Когда тебе только двенадцать, очень легко видеть в щепке корабль, а в бурном грязном потоке — седой океан. Ваня смотрит, как кружится щепка в водовороте воды и думает об отце. Но что это за тень легла рядом, и отчего как-то скверно стало на душе?

— Мальчик! — Ваня поднял голову и невольно отшатнулся: огромный страшный мужчина стоит перед ним, его руки трясутся, и Ваня, не смотря на свежий весенний ветер, ощущает отвратительный запах дешёвого вина… Взгляд его невольно приковывается к уродливому шраму на щеке, и вдруг ему становится страшно.

— Мальчик! — повторяет мужчина и как будто протягивает руки, но Ваня уворачивается и бросает отчаянный взгляд на магазин.

«Где же мама!» — проносится у него в мозгу, и вот он видит её, взволнованную, перепрыгивающую ступеньки в своей длинной юбке. Маму невиданную, маму страшную.

— Как ты! Не смей! Не смейте! К моему ребёнку! — она обхватывает Ваню и закрывает собой, словно курица-наседка — цыплёнка.

— Больно надо, дамочка! — доносится до них пьяный голос, и нетвердой походкой мужчина удаляется от них…

Когда тебе только 12 лет, ты быстро забываешь невзгоды жизни… Ваня тоже забыл.

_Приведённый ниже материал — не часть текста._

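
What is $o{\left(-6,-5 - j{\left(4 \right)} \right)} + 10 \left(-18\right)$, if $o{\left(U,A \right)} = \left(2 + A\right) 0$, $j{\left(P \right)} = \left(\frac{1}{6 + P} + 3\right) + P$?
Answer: $-180$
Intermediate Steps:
$j{\left(P \right)} = 3 + P + \frac{1}{6 + P}$ ($j{\left(P \right)} = \left(3 + \frac{1}{6 + P}\right) + P = 3 + P + \frac{1}{6 + P}$)
$o{\left(U,A \right)} = 0$
$o{\left(-6,-5 - j{\left(4 \right)} \right)} + 10 \left(-18\right) = 0 + 10 \left(-18\right) = 0 - 180 = -180$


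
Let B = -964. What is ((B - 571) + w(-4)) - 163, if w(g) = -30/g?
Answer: -3381/2 ≈ -1690.5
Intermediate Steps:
((B - 571) + w(-4)) - 163 = ((-964 - 571) - 30/(-4)) - 163 = (-1535 - 30*(-¼)) - 163 = (-1535 + 15/2) - 163 = -3055/2 - 163 = -3381/2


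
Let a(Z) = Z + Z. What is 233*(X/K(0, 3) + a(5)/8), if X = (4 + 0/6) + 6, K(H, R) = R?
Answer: 12815/12 ≈ 1067.9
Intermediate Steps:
a(Z) = 2*Z
X = 10 (X = (4 + 0*(⅙)) + 6 = (4 + 0) + 6 = 4 + 6 = 10)
233*(X/K(0, 3) + a(5)/8) = 233*(10/3 + (2*5)/8) = 233*(10*(⅓) + 10*(⅛)) = 233*(10/3 + 5/4) = 233*(55/12) = 12815/12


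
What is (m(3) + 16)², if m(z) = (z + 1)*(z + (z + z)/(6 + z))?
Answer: 8464/9 ≈ 940.44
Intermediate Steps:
m(z) = (1 + z)*(z + 2*z/(6 + z)) (m(z) = (1 + z)*(z + (2*z)/(6 + z)) = (1 + z)*(z + 2*z/(6 + z)))
(m(3) + 16)² = (3*(8 + 3² + 9*3)/(6 + 3) + 16)² = (3*(8 + 9 + 27)/9 + 16)² = (3*(⅑)*44 + 16)² = (44/3 + 16)² = (92/3)² = 8464/9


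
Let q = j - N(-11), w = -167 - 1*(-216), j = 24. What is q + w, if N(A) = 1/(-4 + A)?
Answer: 1096/15 ≈ 73.067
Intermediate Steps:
w = 49 (w = -167 + 216 = 49)
q = 361/15 (q = 24 - 1/(-4 - 11) = 24 - 1/(-15) = 24 - 1*(-1/15) = 24 + 1/15 = 361/15 ≈ 24.067)
q + w = 361/15 + 49 = 1096/15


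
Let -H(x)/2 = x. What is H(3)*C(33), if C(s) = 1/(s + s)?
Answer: -1/11 ≈ -0.090909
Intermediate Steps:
C(s) = 1/(2*s)
H(x) = -2*x
H(3)*C(33) = (-2*3)*((½)/33) = -3/33 = -6*1/66 = -1/11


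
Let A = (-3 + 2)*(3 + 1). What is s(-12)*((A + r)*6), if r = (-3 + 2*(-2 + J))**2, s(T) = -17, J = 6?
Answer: -2142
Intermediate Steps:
A = -4 (A = -1*4 = -4)
r = 25 (r = (-3 + 2*(-2 + 6))**2 = (-3 + 2*4)**2 = (-3 + 8)**2 = 5**2 = 25)
s(-12)*((A + r)*6) = -17*(-4 + 25)*6 = -357*6 = -17*126 = -2142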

Он шёл по улице рядом с мамой и думал:

» А все-таки не прав Витька, что говорит: «твой папа утонул в бутылке»! Моряки и в море не утонут, а ведь мой папа моряк. Капитан дальнего плавания!»

***

Уже через час, в своей комнате, он уселся за старый стол и разложил бумагу на столе. Дверь закрыта, он не любит, чтобы мама заходила и мешала в такие часы. Что понимают женщины! А он, он рисует корабли, на которых поплывёт к папке, обязательно поплывёт, только вот лёд тронется на Москве-реке… Правда, он не знает, на каком поплывёт — «Броненосец», «Неуловимая молния», «Гроза Севера» — ну это он решит, успеет…

— Что же ты, Ваня, папу в беде бросаешь? — вдруг слышится чей-то незнакомый голос, и Ваня от неожиданности подпрыгивает на стуле. Дверь то закрыта! И голос не мамин!

— А… кккто Вы? — перед ним стоит статный юноша-воин, прекрасный, в блестящих доспехах и с тонким копьем в руке.

— Я Георгий-воин, я знаю твоего отца…

— Вы его командир?

-Хранитель.

— Телохранитель?

— Скорее души. Твой папа тоже Георгий. И он крещен, крест до сих пор светится у него на груди…

Ваня смотрит на юношу, и, кажется, начинает понимать.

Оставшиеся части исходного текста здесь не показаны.